Domain 4 - Infrastructure Solutions
- Compare compute services (App Service, AKS, Functions, VMs) against scenario requirements
- Practice hub-spoke and hybrid network design
- Review migration tooling and strategy patterns
Domain 1 - Identity, Governance, Monitoring
- Build out RBAC and management group hierarchies in a sandbox subscription
- Practice Azure Policy scenarios tied to compliance requirements
- Study Azure Monitor and Log Analytics query design
Domain 2 - Data Storage Solutions
- Contrast Cosmos DB consistency models against relational alternatives
- Review storage redundancy and tiering decisions
Domain 3 - Business Continuity + Case Study Practice
- Design backup and DR strategies for multi-region scenarios
- Run timed full-length case studies to build stamina for the 100-minute format
Spaced repetition works well for memorizing service limits and SLA tiers, but AZ-305 rewards scenario reasoning more than recall - so weight your practice toward full case studies, not flashcards. For a complete week-by-week plan with specific resources, see the AZ-305 Study Guide 2026. You can also run realistic timed practice sessions on our AZ-305 practice test platform to get comfortable with the case-study pacing before exam day.
Key Takeaway
Allocate study time roughly in proportion to domain weight - spend the most hours on Domain 4 and Domain 1, since together they make up more than half the scored content.

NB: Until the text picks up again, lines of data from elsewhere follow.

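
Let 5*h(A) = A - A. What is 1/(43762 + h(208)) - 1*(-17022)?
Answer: 744916765/43762 ≈ 17022.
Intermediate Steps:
h(A) = 0 (h(A) = (A - A)/5 = (⅕)*0 = 0)
1/(43762 + h(208)) - 1*(-17022) = 1/(43762 + 0) - 1*(-17022) = 1/43762 + 17022 = 744916765/43762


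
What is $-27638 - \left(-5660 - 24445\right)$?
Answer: $2467$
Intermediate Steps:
$-27638 - \left(-5660 - 24445\right) = -27638 - -30105 = -27638 + 30105 = 2467$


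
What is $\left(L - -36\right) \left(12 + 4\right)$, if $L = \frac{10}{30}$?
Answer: $\frac{1744}{3} \approx 581.33$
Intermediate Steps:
$L = \frac{1}{3}$ ($L = 10 \cdot \frac{1}{30} = \frac{1}{3} \approx 0.33333$)
$\left(L - -36\right) \left(12 + 4\right) = \left(\frac{1}{3} - -36\right) \left(12 + 4\right) = \left(\frac{1}{3} + 36\right) 16 = \frac{109}{3} \cdot 16 = \frac{1744}{3}$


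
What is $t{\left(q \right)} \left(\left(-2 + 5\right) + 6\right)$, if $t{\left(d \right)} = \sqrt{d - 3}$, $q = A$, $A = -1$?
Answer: $18 i \approx 18.0 i$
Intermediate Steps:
$q = -1$
$t{\left(d \right)} = \sqrt{-3 + d}$
$t{\left(q \right)} \left(\left(-2 + 5\right) + 6\right) = \sqrt{-3 - 1} \left(\left(-2 + 5\right) + 6\right) = \sqrt{-4} \left(3 + 6\right) = 2 i 9 = 18 i$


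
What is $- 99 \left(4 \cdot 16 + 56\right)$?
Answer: $-11880$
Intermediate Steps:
$- 99 \left(4 \cdot 16 + 56\right) = - 99 \left(64 + 56\right) = \left(-99\right) 120 = -11880$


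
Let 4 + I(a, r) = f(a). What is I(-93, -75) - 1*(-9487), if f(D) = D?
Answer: 9390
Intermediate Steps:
I(a, r) = -4 + a
I(-93, -75) - 1*(-9487) = (-4 - 93) - 1*(-9487) = -97 + 9487 = 9390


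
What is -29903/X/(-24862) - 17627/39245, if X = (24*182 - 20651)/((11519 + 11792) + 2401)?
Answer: -18655022931231/7943736370385 ≈ -2.3484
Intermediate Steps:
X = -16283/25712 (X = (4368 - 20651)/(23311 + 2401) = -16283/25712 ≈ -0.63328)
-29903/X/(-24862) - 17627/39245 = -29903/(-16283/25712)/(-24862) - 17627/39245 = -29903*(-25712/16283)*(-1/24862) - 17627*1/39245 = (768865936/16283)*(-1/24862) - 17627/39245 = -384432968/202413973 - 17627/39245 = -18655022931231/7943736370385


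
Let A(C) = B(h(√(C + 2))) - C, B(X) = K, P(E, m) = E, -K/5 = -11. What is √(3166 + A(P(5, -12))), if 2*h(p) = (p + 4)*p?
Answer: 4*√201 ≈ 56.710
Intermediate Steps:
K = 55 (K = -5*(-11) = 55)
h(p) = p*(4 + p)/2 (h(p) = ((p + 4)*p)/2 = ((4 + p)*p)/2 = (p*(4 + p))/2 = p*(4 + p)/2)
B(X) = 55
A(C) = 55 - C
√(3166 + A(P(5, -12))) = √(3166 + (55 - 1*5)) = √(3166 + (55 - 5)) = √(3166 + 50) = √3216 = 4*√201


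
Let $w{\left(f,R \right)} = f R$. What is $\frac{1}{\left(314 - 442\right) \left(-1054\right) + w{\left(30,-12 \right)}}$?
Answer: $\frac{1}{134552} \approx 7.4321 \cdot 10^{-6}$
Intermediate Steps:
$w{\left(f,R \right)} = R f$
$\frac{1}{\left(314 - 442\right) \left(-1054\right) + w{\left(30,-12 \right)}} = \frac{1}{\left(314 - 442\right) \left(-1054\right) - 360} = \frac{1}{\left(-128\right) \left(-1054\right) - 360} = \frac{1}{134912 - 360} = \frac{1}{134552}$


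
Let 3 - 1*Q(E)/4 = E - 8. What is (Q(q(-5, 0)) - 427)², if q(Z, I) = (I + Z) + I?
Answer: 131769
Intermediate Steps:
q(Z, I) = Z + 2*I
Q(E) = 44 - 4*E (Q(E) = 12 - 4*(E - 8) = 12 - 4*(-8 + E) = 12 + (32 - 4*E) = 44 - 4*E)
(Q(q(-5, 0)) - 427)² = ((44 - 4*(-5 + 2*0)) - 427)² = ((44 - 4*(-5 + 0)) - 427)² = ((44 - 4*(-5)) - 427)² = ((44 + 20) - 427)² = (64 - 427)² = (-363)² = 131769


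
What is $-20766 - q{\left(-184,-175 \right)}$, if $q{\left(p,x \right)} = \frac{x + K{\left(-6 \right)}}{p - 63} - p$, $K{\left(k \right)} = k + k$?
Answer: $- \frac{5174837}{247} \approx -20951.0$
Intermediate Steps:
$K{\left(k \right)} = 2 k$
$q{\left(p,x \right)} = - p + \frac{-12 + x}{-63 + p}$ ($q{\left(p,x \right)} = \frac{x + 2 \left(-6\right)}{p - 63} - p = \frac{x - 12}{-63 + p} - p = \frac{-12 + x}{-63 + p} - p = - p + \frac{-12 + x}{-63 + p}$)
$-20766 - q{\left(-184,-175 \right)} = -20766 - \frac{-12 - 175 - \left(-184\right)^{2} + 63 \left(-184\right)}{-63 - 184} = -20766 - \frac{-12 - 175 - 33856 - 11592}{-247} = -20766 - - \frac{-12 - 175 - 33856 - 11592}{247} = -20766 - \left(- \frac{1}{247}\right) \left(-45635\right) = -20766 - \frac{45635}{247} = - \frac{5174837}{247}$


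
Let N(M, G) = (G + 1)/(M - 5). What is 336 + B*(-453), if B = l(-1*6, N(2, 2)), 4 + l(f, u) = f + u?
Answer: 5319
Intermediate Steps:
N(M, G) = (1 + G)/(-5 + M)
l(f, u) = -4 + f + u (l(f, u) = -4 + (f + u) = -4 + f + u)
B = -11 (B = -4 - 1*6 + (1 + 2)/(-5 + 2) = -4 - 6 + 3/(-3) = -4 - 6 - ⅓*3 = -4 - 6 - 1 = -11)
336 + B*(-453) = 336 - 11*(-453) = 336 + 4983 = 5319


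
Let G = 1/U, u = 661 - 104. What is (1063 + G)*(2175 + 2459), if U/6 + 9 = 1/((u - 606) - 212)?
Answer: 11575762121/2350 ≈ 4.9259e+6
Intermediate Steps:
u = 557
U = -4700/87 (U = -54 + 6/((557 - 606) - 212) = -54 + 6/(-49 - 212) = -54 + 6/(-261) = -54 + 6*(-1/261) = -54 - 2/87 = -4700/87 ≈ -54.023)
G = -87/4700 (G = 1/(-4700/87) = -87/4700 ≈ -0.018511)
(1063 + G)*(2175 + 2459) = (1063 - 87/4700)*(2175 + 2459) = (4996013/4700)*4634 = 11575762121/2350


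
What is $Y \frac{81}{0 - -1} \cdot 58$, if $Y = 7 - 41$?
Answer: $-159732$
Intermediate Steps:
$Y = -34$ ($Y = 7 - 41 = -34$)
$Y \frac{81}{0 - -1} \cdot 58 = - 34 \frac{81}{0 - -1} \cdot 58 = - 34 \frac{81}{0 + 1} \cdot 58 = - 34 \cdot \frac{81}{1} \cdot 58 = - 34 \cdot 81 \cdot 1 \cdot 58 = \left(-34\right) 81 \cdot 58 = \left(-2754\right) 58 = -159732$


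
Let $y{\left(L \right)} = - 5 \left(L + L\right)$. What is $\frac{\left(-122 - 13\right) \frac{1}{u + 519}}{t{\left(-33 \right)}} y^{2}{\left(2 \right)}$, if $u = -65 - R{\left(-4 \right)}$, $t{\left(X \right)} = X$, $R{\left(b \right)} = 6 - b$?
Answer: $\frac{1500}{407} \approx 3.6855$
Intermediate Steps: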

Renewal and Certification Lifespan
Once earned, Microsoft Certified: Azure Solutions Architect Expert expires 12 months after the date you pass. Renewal is free and doesn't require retaking the full AZ-305 exam - instead, Microsoft opens an online renewal assessment through Microsoft Learn during a window before expiration. This assessment covers updated skills content rather than repeating the original exam experience, which means staying current with Azure changes throughout the year actually helps more than last-minute cramming before renewal.
This annual renewal cycle also means the skills-measured document gets revised periodically - the current version reflects updates as of April 17, 2026 - so even certified architects should periodically recheck the domain breakdown for shifts in emphasis. You can practice against updated scenario styles anytime using our AZ-305 practice exams.
Frequently Asked Questions
You need to hold Microsoft Certified: Azure Administrator Associate to actually earn the Solutions Architect Expert certification after passing AZ-305. You can technically sit for AZ-305 without it, but you won't receive the credential until both requirements are met.
Microsoft doesn't publish an exact count for AZ-305 specifically, but most Microsoft certification exams, including this one, typically contain 40-60 questions within a 100-minute exam time limit.
Microsoft doesn't publish a fixed list of which exams include labs, and the exam sandbox lists labs as a possible question type alongside case studies, drag-and-drop, hot area, and multiple choice. Prepare as if labs could appear.
The typical price is $165 USD plus applicable taxes for associate/expert-tier exams like AZ-305, though pricing varies by country or region since it's set locally by Microsoft.
It expires 12 months after you pass and renews for free by completing an online Microsoft Learn renewal assessment during the designated renewal window - no need to retake the full AZ-305 exam.